L'organizzazione sociale di questi quartieri e le loro partners tipiche formazioni architettoniche fatte di strutture a pochi piani ma ad alta densità possono offrire alla società urbana un modello sostenibile ed ecologico? Il punto di partenza del progetto sono la ricerca e la documentazione di questo patrimonio culturale iniziate dai professori di architettura e design all'ETH di Zurigo Emanuel Christ e Christoph Gantenbein, insieme al curatore aggiunto e capo della ricerca Victoria Easton. Il team dell'ETH di Zurigo ha collaborato strettamente con consulenti e studenti locali.
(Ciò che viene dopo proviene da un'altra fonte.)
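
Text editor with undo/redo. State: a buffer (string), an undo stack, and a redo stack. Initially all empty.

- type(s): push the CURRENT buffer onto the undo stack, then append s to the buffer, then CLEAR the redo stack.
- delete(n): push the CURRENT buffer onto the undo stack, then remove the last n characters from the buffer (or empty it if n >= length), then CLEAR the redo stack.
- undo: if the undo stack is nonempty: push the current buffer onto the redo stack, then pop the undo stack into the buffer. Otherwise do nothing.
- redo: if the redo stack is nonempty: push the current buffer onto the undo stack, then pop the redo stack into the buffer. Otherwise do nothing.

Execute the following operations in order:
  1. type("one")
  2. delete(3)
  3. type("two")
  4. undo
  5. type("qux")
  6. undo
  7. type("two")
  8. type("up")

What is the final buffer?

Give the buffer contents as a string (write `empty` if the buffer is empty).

Answer: twoup

Derivation:
After op 1 (type): buf='one' undo_depth=1 redo_depth=0
After op 2 (delete): buf='(empty)' undo_depth=2 redo_depth=0
After op 3 (type): buf='two' undo_depth=3 redo_depth=0
After op 4 (undo): buf='(empty)' undo_depth=2 redo_depth=1
After op 5 (type): buf='qux' undo_depth=3 redo_depth=0
After op 6 (undo): buf='(empty)' undo_depth=2 redo_depth=1
After op 7 (type): buf='two' undo_depth=3 redo_depth=0
After op 8 (type): buf='twoup' undo_depth=4 redo_depth=0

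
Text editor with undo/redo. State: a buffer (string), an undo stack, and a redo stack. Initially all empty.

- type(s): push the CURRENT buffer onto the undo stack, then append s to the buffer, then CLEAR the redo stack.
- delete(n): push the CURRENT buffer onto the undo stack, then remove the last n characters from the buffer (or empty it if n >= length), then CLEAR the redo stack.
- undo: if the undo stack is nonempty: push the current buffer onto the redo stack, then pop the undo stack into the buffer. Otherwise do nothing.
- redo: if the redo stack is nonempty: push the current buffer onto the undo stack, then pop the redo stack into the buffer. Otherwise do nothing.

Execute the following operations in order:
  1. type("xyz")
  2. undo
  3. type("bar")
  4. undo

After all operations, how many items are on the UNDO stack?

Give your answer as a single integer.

After op 1 (type): buf='xyz' undo_depth=1 redo_depth=0
After op 2 (undo): buf='(empty)' undo_depth=0 redo_depth=1
After op 3 (type): buf='bar' undo_depth=1 redo_depth=0
After op 4 (undo): buf='(empty)' undo_depth=0 redo_depth=1

Answer: 0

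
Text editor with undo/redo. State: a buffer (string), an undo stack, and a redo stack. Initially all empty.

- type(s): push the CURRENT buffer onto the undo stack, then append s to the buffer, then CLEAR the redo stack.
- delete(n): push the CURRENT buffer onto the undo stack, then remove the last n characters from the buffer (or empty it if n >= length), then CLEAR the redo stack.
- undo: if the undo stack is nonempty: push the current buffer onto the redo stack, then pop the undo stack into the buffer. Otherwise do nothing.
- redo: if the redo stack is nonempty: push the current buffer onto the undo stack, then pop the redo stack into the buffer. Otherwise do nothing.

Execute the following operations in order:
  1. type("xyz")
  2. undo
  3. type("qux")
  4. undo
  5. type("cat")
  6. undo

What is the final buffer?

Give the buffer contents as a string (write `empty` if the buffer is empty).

Answer: empty

Derivation:
After op 1 (type): buf='xyz' undo_depth=1 redo_depth=0
After op 2 (undo): buf='(empty)' undo_depth=0 redo_depth=1
After op 3 (type): buf='qux' undo_depth=1 redo_depth=0
After op 4 (undo): buf='(empty)' undo_depth=0 redo_depth=1
After op 5 (type): buf='cat' undo_depth=1 redo_depth=0
After op 6 (undo): buf='(empty)' undo_depth=0 redo_depth=1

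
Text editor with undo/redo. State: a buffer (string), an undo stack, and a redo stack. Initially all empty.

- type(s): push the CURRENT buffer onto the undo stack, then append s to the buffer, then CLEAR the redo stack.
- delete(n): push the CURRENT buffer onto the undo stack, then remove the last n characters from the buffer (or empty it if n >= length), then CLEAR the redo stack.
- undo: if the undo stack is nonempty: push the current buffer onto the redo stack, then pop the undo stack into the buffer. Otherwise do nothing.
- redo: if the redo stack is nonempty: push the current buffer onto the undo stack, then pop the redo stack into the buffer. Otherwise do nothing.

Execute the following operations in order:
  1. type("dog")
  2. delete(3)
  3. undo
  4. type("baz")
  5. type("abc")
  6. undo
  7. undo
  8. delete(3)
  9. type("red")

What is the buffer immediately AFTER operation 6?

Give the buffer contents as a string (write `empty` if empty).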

Una parte cruciale della ricerca si è svolta a Tashkent, come ha spiegato Gayane Umerova, Commissario e Direttore Esecutivo di ACDF: "...Stiamo attivamente coinvolgendo il CCA Lab, che è un laboratorio sperimentale interdisciplinare del Centro per Arte contemporanea a Tashkent, per artisti e architetti giovani ed emergenti. I partecipanti al Lab hanno preso parte attiva alla ricerca locale all'interno del progetto. Oltre al Lab e diversi studiosi internazionali, stiamo lavorando molto con accademici locali che hanno dedicato molti anni agli studi sulla formazione architettonica e sociale delle mahalla, come i professori Abdumannop Ziyayev, Shukur Askarov, Mavlyuda Yusupova, Boris Chukhovich e altri". Attingendo a questa ricerca, la mostra propone un'indagine scientifica e un'affermazione artistica che mira ad una lettura critica e a un tentativo di esplorazione. "Quello delle mahalla è un fenomeno sociale, culturale e urbano. Non è necessariamente una risposta alla domanda posta da Hashim Sarkis, ma potrebbe essere un accenno e un'indicazione molto interessanti nei quali una società contemporanea globale potrebbe trovare una visione, un'informazione, un'ispirazione" spiega il curatore Emanuel Christ. La mostra prevede tre diversi tipi di appropriazione, tutti espressi in scala 1 a 1: un plastico di una mahalla che occupa l'intero spazio della Quarta Tesa; un'appropriazione invisibile dello spazio con i suoni delle mahalla trasmessi attraverso la tecnologia ambisonica registrati da Carlos Casas; ed estratti di case mahalla come frammenti di spazi rappresentati da fotografie di Bas Princen.

La cornice concettuale dell'installazione è data dall'occupazione temporanea degli spazi della Quarta Tesa da parte di una abitazione mahalla di Tashkent. Questo oggetto ricostruito consente di rapportarsi con la portata, la qualità e la bellezza di questi spazi domestici. Grazie ai suggestivi paesaggi sonori creati da Carlos Casas, lo spettatore potrà sperimentare molti habitat diversi, da una stanza all'altra. Alcuni dei blocchi sonori sono dinamici, quindi l'atmosfera del suono varierà durante il giorno. Le immagini di Bas Princen mostrano la spazialità invisibile delle case e interferiscono in modo suggestivo raffigurando dettagli di alcune mahalla e paesaggi stradali come delle apparizioni leggermente surreali, in questo viaggio guidato dall'esperienza del suono. Inoltre, uno strumento digitale accessibile tramite telefoni cellulari consentirà al visitatore di sperimentare la struttura della casa suggerita dai paesaggi sonori. L'app sarà sviluppata da modelli di nuvole di punti di case reali. Questa esperienza estetica, emotiva e spaziale sarà completata da un'esperienza di analisi e riflessione grazie al catalogo. Ulteriori contenuti saranno inoltre presentati in un'edizione speciale pubblicata da Humboldt Books: una cartella dal design ricercato contenente una serie di stampe di Bas Princen e un disco di Carlos Casas.